On Tuesday, Amazon announced the impending launch of Amazon Coins, their own virtual currency for apps and in-app purchases on their Kindle Fire. Everybody’s talking about it; it’s almost like a proper news story, not just another e-money-related announcement.



It’s being presented to app developers as “another opportunity to drive traffic, downloads, and increase monetization”, with no integration required – and they’ll get paid the same 70% revenue share whether the customer chooses to use Coins or their own money. Irresistible.

In a dramatic display of aggressive (virtual) monetary expansion, Amazon will be giving away “tens of millions of dollars” worth of Coins when they’re launched in the US in May, each Coin being worth one cent. Theoretically, this will increase the consumption of Kindle Fire content which will, in turn, stimulate investment into said content by the aforementioned third-party developers. Long-term, this will have the effect of strengthening the Kindle Fire platform, helping it compete against Apple and Google. Nice.

However, what’s so far unclear is what happens when Kindle Fire customers have spent their free “money”. There will have to be a way to get Coins back into the virtual economy, and the only possible options will be to buy them (which’ll be great for Amazon by making the acceptance of micro-purchases cheaper and easier to manage), or “earn” them by doing really, really, really well in Angry Birds. For example.

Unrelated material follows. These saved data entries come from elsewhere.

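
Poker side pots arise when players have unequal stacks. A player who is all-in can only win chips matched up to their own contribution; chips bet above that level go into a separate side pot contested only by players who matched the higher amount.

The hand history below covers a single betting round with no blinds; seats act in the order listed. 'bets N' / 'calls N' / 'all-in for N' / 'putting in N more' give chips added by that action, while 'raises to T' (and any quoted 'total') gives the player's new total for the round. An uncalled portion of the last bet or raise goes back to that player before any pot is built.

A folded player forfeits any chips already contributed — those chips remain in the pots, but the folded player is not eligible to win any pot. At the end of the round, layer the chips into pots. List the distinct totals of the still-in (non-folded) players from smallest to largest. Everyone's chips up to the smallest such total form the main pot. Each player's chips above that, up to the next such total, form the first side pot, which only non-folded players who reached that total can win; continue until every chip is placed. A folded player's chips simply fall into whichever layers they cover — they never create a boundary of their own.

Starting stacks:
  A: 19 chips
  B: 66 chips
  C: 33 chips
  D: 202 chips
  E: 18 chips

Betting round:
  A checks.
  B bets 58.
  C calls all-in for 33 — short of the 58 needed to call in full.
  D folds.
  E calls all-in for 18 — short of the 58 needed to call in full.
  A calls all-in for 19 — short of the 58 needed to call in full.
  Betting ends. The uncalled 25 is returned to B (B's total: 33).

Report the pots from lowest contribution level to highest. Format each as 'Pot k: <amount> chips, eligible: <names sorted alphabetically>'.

Pot 1: 72 chips, eligible: A, B, C, E
Pot 2: 3 chips, eligible: A, B, C
Pot 3: 28 chips, eligible: B, C

Derivation:
Contributions (after 25 returned to B): A=19, B=33, C=33, E=18
Folded: D
Pot levels (distinct totals of non-folded players): 18, 19, 33
Layer 1-18: 18 each from A, B, C, E = 18*4 = 72 chips; eligible A, B, C, E
Layer 19-19: 1 each from A, B, C = 1*3 = 3 chips; eligible A, B, C
Layer 20-33: 14 each from B, C = 14*2 = 28 chips; eligible B, C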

It might well be the case that those in-app coins in Temple Run (that you can never seem to get enough of because you’re genuinely a little bit scared of being caught by the flesh-eating demon monkeys chasing you, and end up ignoring them in favour of avoiding having your head taken off by a poorly-placed tree), might turn out to be really worth something, if they can be used to buy Amazon Coins. Well, worth something in the Kindle Fire ecosystem, anyway.

Where it will get interesting is if and when Amazon releases their Coins from the confines of the Kindle Fire environment and accepts them as currency in the wider Amazon ecosystem, allowing customers to buy physical goods with them. And Amazon pretty much sells everything these days, so will we soon find kids spending all their waking hours on Kindle Fire games, sucking up those in-app rewards and converting them to Amazon Coins – and then spending them on whatever they like on Amazon.com? If that’s the case, then in effect almost every ten year old with access to a Kindle Fire will soon be pulling in more than I do each month. But I’ll be having the last laugh, because at least I won’t have RSI, and I’ll be able to leave the house without my mum and spend my hard-earned in HMV if I want.